The Daily Tar Heel

Serving the students and the University community since 1893

Monday December 5th

Column: Last night you took an L. Here’s how to bounce back.

DTH Photo Illustration. A student throws up an "L" on Sept. 28, 2022.
Buy Photos DTH Photo Illustration. A student throws up an "L" on Sept. 28, 2022.

If you've said any of these things in the past week, this article applies to you: 

I just can’t catch a break. 

I’m literally failing all my classes. 

Nothing’s going my way. 

Took another L today. (My personal favorite). 

I take losses like prescription medicine. Every single day. Boom. Forgot homework. Boom. Wore pants to sweltering LFIT. Boom. Ate pizza even though I’m lactose intolerant. Straight to the toilet. BOOM.

And I love it. 

Because I’ve gotten comfortable with my Ls. We shared a cup of coffee and became good friends. So maybe I don’t take them like prescription medicine. Maybe they’re more like those gummy vitamins that definitely don’t do anything but give you a reason to eat candy in the morning. 

I want you to become friends, or at least acquaintances, with your Ls as well.

At the beginning of the semester, one of my teachers gave my class a grading contract. It was essentially a document saying if we completed every single assignment on time with proper effort, we would end the class with at least a B. 

The moment she revealed this contract to us, it was like the smog lifted and a double rainbow shone.

Not because I thought I’d try any less in the class (not trying at stuff is lame) but because it gave me a safety net for the inevitable day I mess up an assignment.

And for some reason, I couldn’t stop thinking about this idea of a contract. I realized I’ve put myself under different a kind of contract for years.

Bounce Back Step 1: Make an L Contract

Let me expose myself for the sake of journalism. Y’all know those sand volleyball courts around campus? I played there a bunch at the beginning of the year with my friends. Having only played occasionally, I sucked.

So naturally, I tried out for the men’s club volleyball team. Because I have no concept of embarrassment. 

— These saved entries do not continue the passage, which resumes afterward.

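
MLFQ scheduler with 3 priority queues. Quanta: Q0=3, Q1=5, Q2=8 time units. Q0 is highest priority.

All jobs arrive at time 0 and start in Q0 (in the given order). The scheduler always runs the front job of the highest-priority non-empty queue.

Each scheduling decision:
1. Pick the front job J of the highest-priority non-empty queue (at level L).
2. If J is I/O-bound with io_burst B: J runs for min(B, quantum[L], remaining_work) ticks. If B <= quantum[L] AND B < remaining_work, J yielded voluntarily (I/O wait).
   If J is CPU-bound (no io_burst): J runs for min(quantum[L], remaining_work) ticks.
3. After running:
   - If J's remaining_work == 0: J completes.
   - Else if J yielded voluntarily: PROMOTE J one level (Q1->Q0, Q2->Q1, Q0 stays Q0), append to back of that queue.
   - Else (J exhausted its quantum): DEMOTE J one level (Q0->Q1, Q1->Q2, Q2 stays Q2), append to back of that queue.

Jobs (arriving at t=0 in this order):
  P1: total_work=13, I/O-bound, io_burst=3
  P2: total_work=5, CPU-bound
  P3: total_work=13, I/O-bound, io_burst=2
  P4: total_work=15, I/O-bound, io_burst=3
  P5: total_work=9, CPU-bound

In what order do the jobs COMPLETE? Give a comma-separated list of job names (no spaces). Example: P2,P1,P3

Answer: P1,P4,P3,P2,P5

Derivation:
t=0-3: P1@Q0 runs 3, rem=10, I/O yield, promote→Q0. Q0=[P2,P3,P4,P5,P1] Q1=[] Q2=[]
t=3-6: P2@Q0 runs 3, rem=2, quantum used, demote→Q1. Q0=[P3,P4,P5,P1] Q1=[P2] Q2=[]
t=6-8: P3@Q0 runs 2, rem=11, I/O yield, promote→Q0. Q0=[P4,P5,P1,P3] Q1=[P2] Q2=[]
t=8-11: P4@Q0 runs 3, rem=12, I/O yield, promote→Q0. Q0=[P5,P1,P3,P4] Q1=[P2] Q2=[]
t=11-14: P5@Q0 runs 3, rem=6, quantum used, demote→Q1. Q0=[P1,P3,P4] Q1=[P2,P5] Q2=[]
t=14-17: P1@Q0 runs 3, rem=7, I/O yield, promote→Q0. Q0=[P3,P4,P1] Q1=[P2,P5] Q2=[]
t=17-19: P3@Q0 runs 2, rem=9, I/O yield, promote→Q0. Q0=[P4,P1,P3] Q1=[P2,P5] Q2=[]
t=19-22: P4@Q0 runs 3, rem=9, I/O yield, promote→Q0. Q0=[P1,P3,P4] Q1=[P2,P5] Q2=[]
t=22-25: P1@Q0 runs 3, rem=4, I/O yield, promote→Q0. Q0=[P3,P4,P1] Q1=[P2,P5] Q2=[]
t=25-27: P3@Q0 runs 2, rem=7, I/O yield, promote→Q0. Q0=[P4,P1,P3] Q1=[P2,P5] Q2=[]
t=27-30: P4@Q0 runs 3, rem=6, I/O yield, promote→Q0. Q0=[P1,P3,P4] Q1=[P2,P5] Q2=[]
t=30-33: P1@Q0 runs 3, rem=1, I/O yield, promote→Q0. Q0=[P3,P4,P1] Q1=[P2,P5] Q2=[]
t=33-35: P3@Q0 runs 2, rem=5, I/O yield, promote→Q0. Q0=[P4,P1,P3] Q1=[P2,P5] Q2=[]
t=35-38: P4@Q0 runs 3, rem=3, I/O yield, promote→Q0. Q0=[P1,P3,P4] Q1=[P2,P5] Q2=[]
t=38-39: P1@Q0 runs 1, rem=0, completes. Q0=[P3,P4] Q1=[P2,P5] Q2=[]
t=39-41: P3@Q0 runs 2, rem=3, I/O yield, promote→Q0. Q0=[P4,P3] Q1=[P2,P5] Q2=[]
t=41-44: P4@Q0 runs 3, rem=0, completes. Q0=[P3] Q1=[P2,P5] Q2=[]
t=44-46: P3@Q0 runs 2, rem=1, I/O yield, promote→Q0. Q0=[P3] Q1=[P2,P5] Q2=[]
t=46-47: P3@Q0 runs 1, rem=0, completes. Q0=[] Q1=[P2,P5] Q2=[]
t=47-49: P2@Q1 runs 2, rem=0, completes. Q0=[] Q1=[P5] Q2=[]
t=49-54: P5@Q1 runs 5, rem=1, quantum used, demote→Q2. Q0=[] Q1=[] Q2=[P5]
t=54-55: P5@Q2 runs 1, rem=0, completes. Q0=[] Q1=[] Q2=[]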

After days of anxiously waiting for the tryout results, I got an email. I didn’t make the team. What made it even worse is that I’m six and a half feet tall. You have to actively try not to make the volleyball team at my height.

Major L.  

Even though I didn’t make it, I wasn’t mad at myself. I checked every box on my grading contract. I showed up to tryouts and tried the best I could, kind of like finishing an essay on time and to the best of my abilities. Whatever grade I got wasn’t up to me. It was up to the people walking around tryouts with clipboards.

Side note: trying your best on something isn’t the same as running yourself into the ground or pulling all-nighters. Trying your best is finishing something and thinking "I’m proud of this, even if I don’t get the results I want."

As long as you pass your grading contract (you usually will, most things in life are out of your control) you can move on.

Bounce Back Step 2: What are you gonna do about it?

I usually ask myself that question in a menacing way, like someone just slapped me across the face and said “what are you gonna do about it,” and I have no option but to do something about it because I metaphorically just got slapped across the face. 

Nobody slaps me in the face and gets away with it. Especially the universe. 

The most common mistake I’ve seen my classmates make is falling into the comfortable, warm blanket of self-pity following an L. All the washing machines were full. The barista didn’t toast their bagel. They never go to the dining hall when they have those fire BBQ soy nuggets. So they roll up tighter into the blanket.

When I opened my email and saw I didn’t make the volleyball team, my first thought was "bruh." I immediately went through the seven stages of grief — don’t try to fight bad emotions, they’re just as useful as good ones. My next thought was, "Okay, what am I gonna do about it?"

Nothing’s more empowering than taking action. Because at the end of the day, that’s all you can do. 

So, I applied to be a writer for the Daily Tar Heel. Now I’m allowed to publish my unsolicited advice on the internet. 

I took an L, and I did something about it. 

And if it feels like everything’s stacking on top of each other and you don’t even know where to begin, start small. Do something you know you can complete. Give yourself an easy win. We all need one here and there.

Remember: being a student is all about taking Ls and becoming smarter and more awesome at bouncing back like the empowered, cool and swag person you are.

Some might call it delusion. I call it living my best life. And that’s just my Two Spence.